Yeah, I really couldn't think of another title for this blog other than a reference from the movie "The Love Guru". This isn't the first time I've used a refereance from a movie - and I think most of the hits my blog gets are from my post called "You're like a miniature Buddha covered in hair."

At this point, I've sent out 11 thank you/encouragement notes, and I have a few more to do. I'm even going to have to buy more stamps soon - and more cards!!!

But that brings me to something that happened today. I got a message that a comment was made to another person about how I've matured over the last few years. Most people would probably be flattered by this - I know I have and I've learned a lot along the way.
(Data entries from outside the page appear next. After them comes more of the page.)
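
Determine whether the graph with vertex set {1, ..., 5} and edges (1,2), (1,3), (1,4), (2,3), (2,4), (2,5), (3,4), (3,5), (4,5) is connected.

Step 1: Build adjacency list from edges:
  1: 2, 3, 4
  2: 1, 3, 4, 5
  3: 1, 2, 4, 5
  4: 1, 2, 3, 5
  5: 2, 3, 4

Step 2: Run BFS/DFS from vertex 1:
  Visited: {1, 2, 3, 4, 5}
  Reached 5 of 5 vertices

Step 3: All 5 vertices reached from vertex 1, so the graph is connected.
Answer: Yes, the graph is connected.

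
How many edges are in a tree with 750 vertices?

A tree on n vertices always has exactly n - 1 edges.
For n = 750: edges = 750 - 1 = 749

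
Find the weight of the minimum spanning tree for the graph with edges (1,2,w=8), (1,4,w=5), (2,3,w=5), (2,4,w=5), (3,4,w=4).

Apply Kruskal's algorithm (sort edges by weight, add if no cycle):

Sorted edges by weight:
  (3,4) w=4
  (1,4) w=5
  (2,3) w=5
  (2,4) w=5
  (1,2) w=8

Add edge (3,4) w=4 -- no cycle. Running total: 4
Add edge (1,4) w=5 -- no cycle. Running total: 9
Add edge (2,3) w=5 -- no cycle. Running total: 14

MST edges: (3,4,w=4), (1,4,w=5), (2,3,w=5)
Total MST weight: 4 + 5 + 5 = 14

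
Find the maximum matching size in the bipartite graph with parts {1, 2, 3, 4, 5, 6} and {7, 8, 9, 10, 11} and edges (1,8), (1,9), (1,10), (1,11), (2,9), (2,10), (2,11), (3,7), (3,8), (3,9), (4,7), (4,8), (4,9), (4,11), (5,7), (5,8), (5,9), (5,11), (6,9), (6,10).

Step 1: List the neighbors of each left vertex:
  1: 8, 9, 10, 11
  2: 9, 10, 11
  3: 7, 8, 9
  4: 7, 8, 9, 11
  5: 7, 8, 9, 11
  6: 9, 10

Step 2: Greedily match left vertices, then look for augmenting paths:
  Match 1 -- 8
  Match 2 -- 9
  Match 3 -- 7
  Match 4 -- 11
  Match 6 -- 10
  No augmenting path remains.

Step 3: Verify this is maximum:
  Matching size 5 = min(|L|, |R|) = min(6, 5), which is an upper bound, so this matching is maximum.

Maximum matching: {(1,8), (2,9), (3,7), (4,11), (6,10)}
Size: 5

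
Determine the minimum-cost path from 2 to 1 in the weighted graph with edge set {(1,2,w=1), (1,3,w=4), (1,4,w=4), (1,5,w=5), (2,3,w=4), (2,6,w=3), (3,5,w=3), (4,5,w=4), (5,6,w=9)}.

Step 1: Build adjacency list with weights:
  1: 2(w=1), 3(w=4), 4(w=4), 5(w=5)
  2: 1(w=1), 3(w=4), 6(w=3)
  3: 1(w=4), 2(w=4), 5(w=3)
  4: 1(w=4), 5(w=4)
  5: 1(w=5), 3(w=3), 4(w=4), 6(w=9)
  6: 2(w=3), 5(w=9)

Step 2: Apply Dijkstra's algorithm from vertex 2:
  Visit vertex 2 (distance=0)
    Update dist[1] = 1
    Update dist[3] = 4
    Update dist[6] = 3
  Visit vertex 1 (distance=1)
    Update dist[4] = 5
    Update dist[5] = 6

Step 3: Shortest path: 2 -> 1
Total weight: 1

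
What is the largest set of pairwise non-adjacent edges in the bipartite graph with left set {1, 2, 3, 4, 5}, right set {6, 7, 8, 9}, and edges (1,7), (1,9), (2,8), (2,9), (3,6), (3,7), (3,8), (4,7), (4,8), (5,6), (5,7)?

Step 1: List the neighbors of each left vertex:
  1: 7, 9
  2: 8, 9
  3: 6, 7, 8
  4: 7, 8
  5: 6, 7

Step 2: Greedily match left vertices, then look for augmenting paths:
  Match 1 -- 9
  Match 2 -- 8
  Match 3 -- 6
  Match 4 -- 7
  No augmenting path remains.

Step 3: Verify this is maximum:
  Matching size 4 = min(|L|, |R|) = min(5, 4), which is an upper bound, so this matching is maximum.

Maximum matching: {(1,9), (2,8), (3,6), (4,7)}
Size: 4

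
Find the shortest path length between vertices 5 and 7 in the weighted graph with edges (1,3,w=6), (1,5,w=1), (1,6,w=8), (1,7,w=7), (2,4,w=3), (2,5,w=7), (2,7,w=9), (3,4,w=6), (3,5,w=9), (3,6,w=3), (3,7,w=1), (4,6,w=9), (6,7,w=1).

Step 1: Build adjacency list with weights:
  1: 3(w=6), 5(w=1), 6(w=8), 7(w=7)
  2: 4(w=3), 5(w=7), 7(w=9)
  3: 1(w=6), 4(w=6), 5(w=9), 6(w=3), 7(w=1)
  4: 2(w=3), 3(w=6), 6(w=9)
  5: 1(w=1), 2(w=7), 3(w=9)
  6: 1(w=8), 3(w=3), 4(w=9), 7(w=1)
  7: 1(w=7), 2(w=9), 3(w=1), 6(w=1)

Step 2: Apply Dijkstra's algorithm from vertex 5:
  Visit vertex 5 (distance=0)
    Update dist[1] = 1
    Update dist[2] = 7
    Update dist[3] = 9
  Visit vertex 1 (distance=1)
    Update dist[3] = 7
    Update dist[6] = 9
    Update dist[7] = 8
  Visit vertex 2 (distance=7)
    Update dist[4] = 10
  Visit vertex 3 (distance=7)
  Visit vertex 7 (distance=8)

Step 3: Shortest path: 5 -> 1 -> 7
Total weight: 1 + 7 = 8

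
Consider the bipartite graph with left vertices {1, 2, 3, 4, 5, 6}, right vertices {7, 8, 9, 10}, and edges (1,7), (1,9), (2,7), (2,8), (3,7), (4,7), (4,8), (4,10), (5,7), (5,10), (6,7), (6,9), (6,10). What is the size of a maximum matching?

Step 1: List the neighbors of each left vertex:
  1: 7, 9
  2: 7, 8
  3: 7
  4: 7, 8, 10
  5: 7, 10
  6: 7, 9, 10

Step 2: Greedily match left vertices, then look for augmenting paths:
  Match 1 -- 7
  Match 2 -- 8
  Match 4 -- 10
  Match 6 -- 9
  No augmenting path remains.

Step 3: Verify this is maximum:
  Matching size 4 = min(|L|, |R|) = min(6, 4), which is an upper bound, so this matching is maximum.

Maximum matching: {(1,7), (2,8), (4,10), (6,9)}
Size: 4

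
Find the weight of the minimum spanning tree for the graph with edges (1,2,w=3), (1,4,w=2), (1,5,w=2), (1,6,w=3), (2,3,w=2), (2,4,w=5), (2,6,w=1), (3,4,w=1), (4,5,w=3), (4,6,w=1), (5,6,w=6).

Apply Kruskal's algorithm (sort edges by weight, add if no cycle):

Sorted edges by weight:
  (2,6) w=1
  (3,4) w=1
  (4,6) w=1
  (1,4) w=2
  (1,5) w=2
  (2,3) w=2
  (1,6) w=3
  (1,2) w=3
  (4,5) w=3
  (2,4) w=5
  (5,6) w=6

Add edge (2,6) w=1 -- no cycle. Running total: 1
Add edge (3,4) w=1 -- no cycle. Running total: 2
Add edge (4,6) w=1 -- no cycle. Running total: 3
Add edge (1,4) w=2 -- no cycle. Running total: 5
Add edge (1,5) w=2 -- no cycle. Running total: 7

MST edges: (2,6,w=1), (3,4,w=1), (4,6,w=1), (1,4,w=2), (1,5,w=2)
Total MST weight: 1 + 1 + 1 + 2 + 2 = 7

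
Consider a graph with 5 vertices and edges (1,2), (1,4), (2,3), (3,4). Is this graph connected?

Step 1: Build adjacency list from edges:
  1: 2, 4
  2: 1, 3
  3: 2, 4
  4: 1, 3
  5: (none)

Step 2: Run BFS/DFS from vertex 1:
  Visited: {1, 2, 4, 3}
  Reached 4 of 5 vertices

Step 3: Only 4 of 5 vertices reached. Graph is disconnected.
Connected components: {1, 2, 3, 4}, {5}
Answer: No, the graph is not connected (2 components).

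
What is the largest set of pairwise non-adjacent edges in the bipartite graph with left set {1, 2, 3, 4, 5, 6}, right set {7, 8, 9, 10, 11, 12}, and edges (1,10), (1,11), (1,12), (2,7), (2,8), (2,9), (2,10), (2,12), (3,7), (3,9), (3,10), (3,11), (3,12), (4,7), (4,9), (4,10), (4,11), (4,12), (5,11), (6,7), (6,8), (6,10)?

Step 1: List the neighbors of each left vertex:
  1: 10, 11, 12
  2: 7, 8, 9, 10, 12
  3: 7, 9, 10, 11, 12
  4: 7, 9, 10, 11, 12
  5: 11
  6: 7, 8, 10

Step 2: Greedily match left vertices, then look for augmenting paths:
  Match 1 -- 10
  Match 2 -- 7
  Match 3 -- 9
  Match 4 -- 12
  Match 5 -- 11
  Match 6 -- 8
  No augmenting path remains.

Step 3: Verify this is maximum:
  Matching size 6 = min(|L|, |R|) = min(6, 6), which is an upper bound, so this matching is maximum.

Maximum matching: {(1,10), (2,7), (3,9), (4,12), (5,11), (6,8)}
Size: 6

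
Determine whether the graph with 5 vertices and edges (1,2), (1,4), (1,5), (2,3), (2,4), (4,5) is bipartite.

Step 1: Attempt 2-coloring using BFS:
  Start at vertex 1, assign color 0
  Color vertex 2 with color 1 (neighbor of 1)
  Color vertex 4 with color 1 (neighbor of 1)
  Color vertex 5 with color 1 (neighbor of 1)
  Color vertex 3 with color 0 (neighbor of 2)

Step 2: Conflict found! Vertices 2 and 4 are adjacent but have the same color.
This means the graph contains an odd cycle.

The graph is NOT bipartite.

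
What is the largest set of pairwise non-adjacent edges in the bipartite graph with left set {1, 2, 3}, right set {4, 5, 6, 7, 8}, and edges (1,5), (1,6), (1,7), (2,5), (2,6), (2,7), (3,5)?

Step 1: List the neighbors of each left vertex:
  1: 5, 6, 7
  2: 5, 6, 7
  3: 5

Step 2: Greedily match left vertices, then look for augmenting paths:
  Match 1 -- 7
  Match 2 -- 6
  Match 3 -- 5
  No augmenting path remains.

Step 3: Verify this is maximum:
  Matching size 3 = min(|L|, |R|) = min(3, 5), which is an upper bound, so this matching is maximum.

Maximum matching: {(1,7), (2,6), (3,5)}
Size: 3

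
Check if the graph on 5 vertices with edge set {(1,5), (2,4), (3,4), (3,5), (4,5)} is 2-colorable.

Step 1: Attempt 2-coloring using BFS:
  Start at vertex 1, assign color 0
  Color vertex 5 with color 1 (neighbor of 1)
  Color vertex 3 with color 0 (neighbor of 5)
  Color vertex 4 with color 0 (neighbor of 5)

Step 2: Conflict found! Vertices 3 and 4 are adjacent but have the same color.
This means the graph contains an odd cycle.

The graph is NOT bipartite.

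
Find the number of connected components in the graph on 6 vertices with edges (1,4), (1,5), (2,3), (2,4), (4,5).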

But of course, my first thought was "are you trying to say that I was immature and didn't know anything a few years ago?" And while I'm working on changing my thought processes, and many of them have been better recently, I still had that nagging in the back of my mind. I know that I don't take criticism or compliments in the best way. Sometimes, I just don't know what to say or how to take it. I've always read into things. Trying to break that habit is NOT easy.

I guess in someways, I don't know why it made me emotional, but I'm trying to take it at face value and not read into it...easier said than done...lol.

I actually have been feeling like I'm in a good place right now. It's definitely not where I want to end up in life overall (yes, I would like a job, please), but I feel like I'm making some sort of progress. I don't know where I'll end up, but I'm not particularly concerned with that right now, as long as I'm happy with what I'm doing.